Congress Plaza Hotel, Chicago, Illinois
You could say we saved the creepiest for last. One of the most chilling hotel legends is that of Karel Langer, a six-year-old boy who was staying in the hotel with his mother after fleeing Nazi-occupied Czechoslovakia. The boy’s mother suffered a nervous breakdown (reportedly due to not knowing if her husband had made it out of Czechoslovakia) and threw the boy out the window of her twelfth-floor room. There have been stories of a strange boy wandering the halls of the twelfth floor, but what scares us are staff members reporting that they felt the sensation of being chased down the halls of that same floor.
But it doesn’t end there. The hotel has a striking history of suicides and natural deaths. One of the more disturbing cases is that of a woman her slit her wrists in a bathtub in the 70’s. The room is still available and guests have reported seeing the woman in the tub late at night. Another disturbing tale is that of an exorcism that took place in one of the hotel’s rooms. The hotel refuses to specify which room.

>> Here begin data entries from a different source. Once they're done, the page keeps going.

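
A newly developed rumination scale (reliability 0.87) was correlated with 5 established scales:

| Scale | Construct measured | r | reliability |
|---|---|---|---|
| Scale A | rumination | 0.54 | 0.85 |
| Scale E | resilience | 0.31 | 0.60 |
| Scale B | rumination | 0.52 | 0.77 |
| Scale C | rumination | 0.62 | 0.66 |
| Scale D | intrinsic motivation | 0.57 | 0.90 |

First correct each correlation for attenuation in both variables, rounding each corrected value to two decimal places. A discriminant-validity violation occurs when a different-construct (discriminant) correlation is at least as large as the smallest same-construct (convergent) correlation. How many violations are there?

Disattenuated r (r / √(r_scale · r_new)):
  Scale A (conv): 0.54 / √(0.85·0.87) = 0.63
  Scale E (disc): 0.31 / √(0.60·0.87) = 0.43
  Scale B (conv): 0.52 / √(0.77·0.87) = 0.64
  Scale C (conv): 0.62 / √(0.66·0.87) = 0.82
  Scale D (disc): 0.57 / √(0.90·0.87) = 0.64
Smallest convergent = 0.63. Discriminant values: 0.43, 0.64; count ≥ 0.63 → 1.

1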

Guests also report being kicked in the middle of the night by shadow figures.
The haunting comes with a degree of irony as well. In 1928, G. Herb Palin, the man credited with coining the term “safety first” died of a heart attack in the hotel.
The skeptic’s natural conclusion is that the hotel promotes these stories to attract guests eager to experience a paranormal encounter. Building a legend will be good for business right? There’s a major hole in this argument. The hotel has closed a number of rooms and even sealed the doors. Of course, they lose business when these rooms are sealed up. Makes you wonder. Book your room at the Congress Plaza and… well, we would say leave the light on, but it might just flicker in the middle of the night.